I chose a triple chocolate cake recipe. In my haste, I totally overfilled my adorable little whoopie pie pans, but they tasted just the same. Don’t worry, I checked!
My next problem came when I tried to pipe the peanut butter frosting onto the cookies. Unfortunately, I cut my bag all wrong allowing frosting to ooze out from all angles. This led to a messier situation than I expected, and I was so covered with frosting that I couldn’t get any shots.
There may have been more frosting on my counter than made it into my sandwiches.
But despite my lack of precision, the pies turned out GREAT! I put a few aside for the BOY to enjoy on his birthday (he ate 4 the first day) and froze the rest for future consumption. Except that I did slice off just one tiny bite from the freezer section and discovered that they taste exactly like a peanut butter chocolate ice cream sandwich!
No joke!

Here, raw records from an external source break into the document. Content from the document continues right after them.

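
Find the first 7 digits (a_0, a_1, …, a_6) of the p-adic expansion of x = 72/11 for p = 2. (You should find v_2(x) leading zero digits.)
(a_0, …, a_6) = (0, 0, 0, 1, 1, 0, 1)

v_2(72/11) = 3, so a_0 = ... = a_2 = 0. Factor out: x = 2^3 · u with u = 9/11 a unit in ℤ_2. Expand u iteratively via a_{v+i} = u_i mod 2, u_{i+1} = (u_i − a_{v+i})/2:
  u_0 = 9/11;  a_3 = 1;  u_1 = (u_0 − 1)/2 = -1/11
  u_1 = -1/11;  a_4 = 1;  u_2 = (u_1 − 1)/2 = -6/11
  u_2 = -6/11;  a_5 = 0;  u_3 = (u_2 − 0)/2 = -3/11
  u_3 = -3/11;  a_6 = 1;  u_4 = (u_3 − 1)/2 = -7/11
Digits: (0, 0, 0, 1, 1, 0, 1).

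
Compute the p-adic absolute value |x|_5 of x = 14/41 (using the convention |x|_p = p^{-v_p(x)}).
|14/41|_5 = 1

Step 1 — compute v_5(x) by factoring powers of 5 out of the numerator and denominator: v_5(14/41) = 0. Step 2 — apply |x|_p = p^{-v_p(x)} = 5^{0} = 1.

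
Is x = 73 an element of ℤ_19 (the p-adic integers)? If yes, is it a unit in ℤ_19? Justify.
x ∈ ℤ_19^× (unit); v_19(x) = 0

ℤ_19 = {x ∈ ℚ_19 : v_19(x) ≥ 0} and ℤ_19^× = {x ∈ ℤ_19 : v_19(x) = 0}. Here v_19(73) = v_19(num) − v_19(den) = 0; compare against these criteria.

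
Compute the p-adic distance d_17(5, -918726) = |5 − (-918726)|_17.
d_17(5, -918726) = 1/83521

Step 1 — x − y = 5 − (-918726) = 918731. Step 2 — v_17(918731) = 4 (factor: 918731 = (17^4 · 11); the sign does not affect v_p). Step 3 — |x − y|_17 = 17^{-4} = 1/83521.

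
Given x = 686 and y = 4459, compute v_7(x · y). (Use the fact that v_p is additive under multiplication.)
v_7(3058874) = 6

v_p(x) = 3 (factor: 686 = 7^3 · 2); v_p(y) = 3 (factor: 4459 = 7^3 · 13). Additivity: v_p(xy) = v_p(x) + v_p(y) = 3 + 3 = 6. (Direct check: xy = 3058874 = 7^6 · (26).)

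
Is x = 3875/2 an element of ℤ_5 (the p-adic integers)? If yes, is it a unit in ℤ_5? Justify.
x ∈ ℤ_5 but not a unit; v_5(x) = 3 > 0

ℤ_5 = {x ∈ ℚ_5 : v_5(x) ≥ 0} and ℤ_5^× = {x ∈ ℤ_5 : v_5(x) = 0}. Here v_5(3875/2) = v_5(num) − v_5(den) = 3; compare against these criteria.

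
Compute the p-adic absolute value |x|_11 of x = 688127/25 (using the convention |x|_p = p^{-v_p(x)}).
|688127/25|_11 = 1/14641

Step 1 — compute v_11(x) by factoring powers of 11 out of the numerator and denominator: v_11(688127/25) = 4. Step 2 — apply |x|_p = p^{-v_p(x)} = 11^{-4} = 1/14641.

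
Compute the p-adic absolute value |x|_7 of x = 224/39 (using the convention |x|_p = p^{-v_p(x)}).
|224/39|_7 = 1/7

Step 1 — compute v_7(x) by factoring powers of 7 out of the numerator and denominator: v_7(224/39) = 1. Step 2 — apply |x|_p = p^{-v_p(x)} = 7^{-1} = 1/7.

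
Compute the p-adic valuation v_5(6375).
v_5(6375) = 3

v_5(n) is the largest exponent k such that 5^k divides n. Factor out: 6375 = 5^3 · 51. (Sign doesn't affect v_p.) So v_5(6375) = 3.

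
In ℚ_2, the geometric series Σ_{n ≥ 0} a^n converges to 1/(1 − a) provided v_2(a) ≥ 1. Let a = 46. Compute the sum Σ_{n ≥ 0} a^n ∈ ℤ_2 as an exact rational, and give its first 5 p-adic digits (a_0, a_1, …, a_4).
Σ a^n = 1/(1 − a) = -1/45;  first 5 digits = (1, 1, 0, 1, 1)

v_2(a) = 1 ≥ 1, so the series converges in ℤ_2 to 1/(1 − a) = 1/(1 − 46) = -1/45. Expand this rational in ℤ_2: compute digits iteratively via d_i = x_i mod 2, x_{i+1} = (x_i − d_i)/2. The first 5 digits are (1, 1, 0, 1, 1).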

They are addicting!
Consider yourself warned!
Do you make special desserts for birthdays?
Chocolate Peanut Butter Whoopie Pies
From The Pink Flour
Makes 16 sandwiches
For the Cake Cookies
1 chocolate cake mix
1/2 cup of water
1/2 cup of vegetable oil
Preheat oven to 375 degrees (350 degrees for convection).
Using a stand mixer or hand mixer, beat together the cake mix, eggs, water & vegetable for 2-3 minutes.
Line a baking sheet with parchment paper or a baking mat (or invest in a whoopie pie pan). Scoop the batter on the baking sheet using a small ice cream scoop, approximately 1 1/2 – 2 inches in diameter.
Bake for 8 minutes or until toothpick comes out clean. Let cool on baking sheet for 1 minute and then transfer to cooling racks to cool completely.
For the Filling
1 package (8 ounces) cream cheese, softened
1/2 cup creamy peanut butter (crunchy would work too!)
1 teaspoon pure vanilla extract
3 cups powdered sugar
In a stand mixer (or using hand mixer), beat together the cream cheese and peanut butter until smooth.
Add vanilla and powdered sugar (1 cup at a time) and beat until light a fluffy.
Fill pastry bag (or plastic bag) with frosting and snip end of the bag. Turn one cookie upside down and pipe frosting on to the cookie and then top with another cookie.
Store in airtight container or freeze!